Throughout history there have been many women of African descent famed for their beauty, like Queen Nefertiti, the Queen of Sheba and of course Queen Cleopatra.

And for as long as humans have walked the earth the notion of beauty has been personal as well as cultural. It was the 19th century writer Margaret Wolfe Hungerford aka the Duchess who is credited with coining the phrase Beauty is in the eye of the beholder.

Long before the likes of Naomi Sims, Iman and Naomi Campbell came to international fame, there was Fanny Eaton, the world’s very first Black Super Model.

Fanny Mathilda Entwhistle, later Eaton, was born in Jamaica in 1835, a year after the slave trade was abolished throughout the British empire. She grew up during a time when women of colour were not considered to be a beautiful as their white peers. They certainly were not featured often as the focal point in Western art.


All that would soon change with the arrival of Fanny in London, with her mother during the 1840s. She initially worked as a domestic worker and then a seamstress, before meeting and settling down with James Eaton, a horse-cab proprietor and driver in 1857.

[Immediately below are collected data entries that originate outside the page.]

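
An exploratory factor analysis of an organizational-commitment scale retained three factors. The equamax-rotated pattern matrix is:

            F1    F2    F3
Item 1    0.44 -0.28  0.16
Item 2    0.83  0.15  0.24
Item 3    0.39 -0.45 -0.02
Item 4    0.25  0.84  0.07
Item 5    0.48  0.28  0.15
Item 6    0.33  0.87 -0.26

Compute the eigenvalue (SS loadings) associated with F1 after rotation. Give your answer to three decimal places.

SS loadings for F1 = 0.44² + 0.83² + 0.39² + 0.25² + 0.48² + 0.33² = 0.1936 + 0.6889 + 0.1521 + 0.0625 + 0.2304 + 0.1089 = 1.4364

1.436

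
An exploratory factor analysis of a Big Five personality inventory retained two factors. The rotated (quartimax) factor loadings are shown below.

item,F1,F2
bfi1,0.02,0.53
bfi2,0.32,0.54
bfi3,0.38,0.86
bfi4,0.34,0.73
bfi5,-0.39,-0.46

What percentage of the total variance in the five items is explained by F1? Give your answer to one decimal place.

10.3%

SS loadings for F1 = 0.02² + 0.32² + 0.38² + 0.34² + (-0.39)² = 0.5149
With 5 standardized items, total variance = 5. Proportion = 0.5149/5 = 0.1030 → 10.30%.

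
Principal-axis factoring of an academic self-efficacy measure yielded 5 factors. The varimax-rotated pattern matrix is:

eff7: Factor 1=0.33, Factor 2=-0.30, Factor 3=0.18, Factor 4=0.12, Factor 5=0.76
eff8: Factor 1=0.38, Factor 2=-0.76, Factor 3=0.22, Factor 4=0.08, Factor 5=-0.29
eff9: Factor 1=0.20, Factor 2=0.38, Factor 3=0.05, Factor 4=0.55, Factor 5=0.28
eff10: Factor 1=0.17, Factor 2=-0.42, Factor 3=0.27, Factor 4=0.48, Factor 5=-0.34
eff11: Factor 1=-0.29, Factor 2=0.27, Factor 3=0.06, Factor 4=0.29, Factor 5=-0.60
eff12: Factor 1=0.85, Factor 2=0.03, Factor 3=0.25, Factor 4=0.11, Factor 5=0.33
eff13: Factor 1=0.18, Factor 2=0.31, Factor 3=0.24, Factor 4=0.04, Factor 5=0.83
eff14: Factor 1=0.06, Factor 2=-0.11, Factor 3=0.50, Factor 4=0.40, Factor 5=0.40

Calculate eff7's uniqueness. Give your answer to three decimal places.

h² = 0.33² + (-0.30)² + 0.18² + 0.12² + 0.76² = 0.1089 + 0.0900 + 0.0324 + 0.0144 + 0.5776 = 0.8233
Uniqueness u² = 1 − h² = 1 − 0.8233 = 0.1767

0.177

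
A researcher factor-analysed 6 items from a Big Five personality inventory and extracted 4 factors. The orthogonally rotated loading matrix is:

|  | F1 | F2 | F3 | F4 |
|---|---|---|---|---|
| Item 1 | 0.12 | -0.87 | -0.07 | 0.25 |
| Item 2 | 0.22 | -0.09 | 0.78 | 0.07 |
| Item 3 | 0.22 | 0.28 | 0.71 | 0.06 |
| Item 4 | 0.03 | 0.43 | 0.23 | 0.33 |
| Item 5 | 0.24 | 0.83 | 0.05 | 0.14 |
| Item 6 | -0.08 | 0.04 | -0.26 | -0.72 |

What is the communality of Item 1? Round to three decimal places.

h² = 0.12² + (-0.87)² + (-0.07)² + 0.25² = 0.0144 + 0.7569 + 0.0049 + 0.0625 = 0.8387

0.839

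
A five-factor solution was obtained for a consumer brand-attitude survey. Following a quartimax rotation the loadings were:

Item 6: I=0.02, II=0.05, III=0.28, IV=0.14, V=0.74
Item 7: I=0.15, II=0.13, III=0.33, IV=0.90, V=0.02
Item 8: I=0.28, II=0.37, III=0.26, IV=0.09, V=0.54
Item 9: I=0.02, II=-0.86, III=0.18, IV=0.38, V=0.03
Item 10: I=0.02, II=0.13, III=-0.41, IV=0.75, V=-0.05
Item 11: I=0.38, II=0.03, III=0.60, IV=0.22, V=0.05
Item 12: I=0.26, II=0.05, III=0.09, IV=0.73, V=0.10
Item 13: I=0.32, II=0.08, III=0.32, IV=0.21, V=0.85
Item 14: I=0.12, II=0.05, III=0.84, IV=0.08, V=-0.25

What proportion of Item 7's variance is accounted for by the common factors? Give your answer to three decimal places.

h² = 0.15² + 0.13² + 0.33² + 0.90² + 0.02² = 0.0225 + 0.0169 + 0.1089 + 0.8100 + 0.0004 = 0.9587

0.959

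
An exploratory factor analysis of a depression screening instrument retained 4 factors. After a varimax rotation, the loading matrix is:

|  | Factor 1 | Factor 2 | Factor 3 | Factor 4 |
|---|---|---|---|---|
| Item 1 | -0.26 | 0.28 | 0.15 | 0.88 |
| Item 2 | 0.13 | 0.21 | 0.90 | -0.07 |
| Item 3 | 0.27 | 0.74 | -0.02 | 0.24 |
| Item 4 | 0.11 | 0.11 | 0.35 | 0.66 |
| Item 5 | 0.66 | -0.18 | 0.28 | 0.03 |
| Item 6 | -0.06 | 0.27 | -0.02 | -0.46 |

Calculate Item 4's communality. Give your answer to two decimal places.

0.58

h² = 0.11² + 0.11² + 0.35² + 0.66² = 0.0121 + 0.0121 + 0.1225 + 0.4356 = 0.5823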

By 1859, now a young mother and approaching her mid-20s, Fanny sought to supplement the family’s income by starting to model for the Royal Academy of Arts in Central London. Her afro textured hair and distinctive mixed-race features made her an irresistible subject for artists such as Simeon Solomon, Edwin Long, Dante Gabriel Rossetti and many other Pre-Raphaelite artists.

She became their mysterious muse between 1859 and 1865 and went on to become the most painted Black woman on earth. However, Fanny and James went on to have 10 children which of course led to Fanny eventually giving up modelling permanently to look after her children.


They lived in various parts of the capital but were mainly residents of West London. Fanny Eaton lived to the grand old age of 88, and died while living at 2a Bassein Park Road, now part of the London borough of Hammersmith & Fulham. Fanny’s great-grandson, Brian Eaton, said: “I am so pleased and proud that at long last my great grandmother is to be recognised with a blue plaque.

“She has changed my life in so many ways since we first discovered her in the 1881 census. There will also be a proper headstone later on her grave that will finally put her in her rightful place in history”.

CEO of Nubian Jak Community Trust, Dr Jak Beula, added: “When paint brushes were the original photographic lenses, one woman did more than anyone in the Western hemisphere to re-evaluate the notion of what it was to be beautiful. That woman was Fanny Eaton”.

At 1:15pm tomorrow (November 26), the Nubian Jak Community Trust in partnership with Hammersmith & Fulham Council, Kite Studios, and in association with Havas London, will unveil a London blue plaque to Fanny Eaton at 2a Bassein Park Road, London, W12, 9RY. The public are invited to come and commemorate a woman who inadvertently helped to changed notion of beauty in Western Europe.